Naturalmente non è vero che tutti si equivalgono e i lavoratori tedeschi saranno i primi ad accorgersene. Tanto più che un governo Cdu -Liberali non sarà affatto neutro e, con i tempi che corrono, assai poco legato alla tradizione «renana». E comunque è destinato a pesare gravemente sui già pessimi equilibri europei saldandosi con la Gran Bretagna.

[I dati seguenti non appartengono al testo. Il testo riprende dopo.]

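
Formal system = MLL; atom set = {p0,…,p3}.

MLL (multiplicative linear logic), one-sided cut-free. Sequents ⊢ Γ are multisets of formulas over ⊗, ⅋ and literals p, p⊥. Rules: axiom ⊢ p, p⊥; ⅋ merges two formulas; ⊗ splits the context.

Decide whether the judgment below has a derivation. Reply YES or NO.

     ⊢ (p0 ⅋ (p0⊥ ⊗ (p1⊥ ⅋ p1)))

Derivation (root first):
[⅋]  ⊢ (p0 ⅋ (p0⊥ ⊗ (p1⊥ ⅋ p1)))
  [⊗]  ⊢ p0, (p0⊥ ⊗ (p1⊥ ⅋ p1))
    [Ax]  ⊢ p0, p0⊥
    [⅋]  ⊢ (p1⊥ ⅋ p1)
      [Ax]  ⊢ p1, p1⊥

Result: YES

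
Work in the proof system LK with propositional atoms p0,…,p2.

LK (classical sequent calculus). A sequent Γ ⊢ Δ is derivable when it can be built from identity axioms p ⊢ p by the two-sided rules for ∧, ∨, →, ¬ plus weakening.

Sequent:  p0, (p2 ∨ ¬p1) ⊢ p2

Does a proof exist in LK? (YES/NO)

Search for a countermodel by truth-table:
  v=000: Γ:[p0=F, (p2 ∨ ¬p1)=T] Δ:[p2=F] refutes=False
  v=001: Γ:[p0=F, (p2 ∨ ¬p1)=T] Δ:[p2=T] refutes=False
  v=010: Γ:[p0=F, (p2 ∨ ¬p1)=F] Δ:[p2=F] refutes=False
  v=011: Γ:[p0=F, (p2 ∨ ¬p1)=T] Δ:[p2=T] refutes=False
  v=100: Γ:[p0=T, (p2 ∨ ¬p1)=T] Δ:[p2=F] refutes=True  ← countermodel

Result: NO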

Sarebbe del resto ingiusto accollare ogni responsabilità per la sconfitta di uno degli ultimi governi di sinistra del continente alla coalizione rosso-verde tedesca. Che appare vittima della contraddizione che ormai lacera ogni esperienza di questo tipo: da un lato l'impossibilità di restare fedele a un programma di sinistra dati i vincoli posti dall''Organizzazione mondiale del commercio e dalla linea ormai costituzionalizzata assunta dall'Unione europea; dall'altro i rischi che si correrebbero ove l'Unione saltasse. La debolezza della Spd sta nel non aver saputo sciogliere questo nodo e per questo la sua resa è densa di avvertimenti anche per noi.

Forse ricominciare dall'opposizione non sarà male per la sinistra tedesca. La presenza in campo del nuovo soggetto politico diretto da Gisy e Lafontaine, sia pure per ora molto fragile, potrà mettere un po' di pepe al dibattito e contribuire a quella rifondazione della sinistra che un po' ovunque in Europa stiamo cercando. A condizione, tuttavia, che prevalga un intento unitario e non una disputa elettorale fratricida fra i due pezzi della sinistra. Purtroppo volontà di dialogo non sembra ci siano per ora né da una parte né dall'altra. In mezzo i Verdi, rintanati in un rigurgito di integralismo «verde-verde».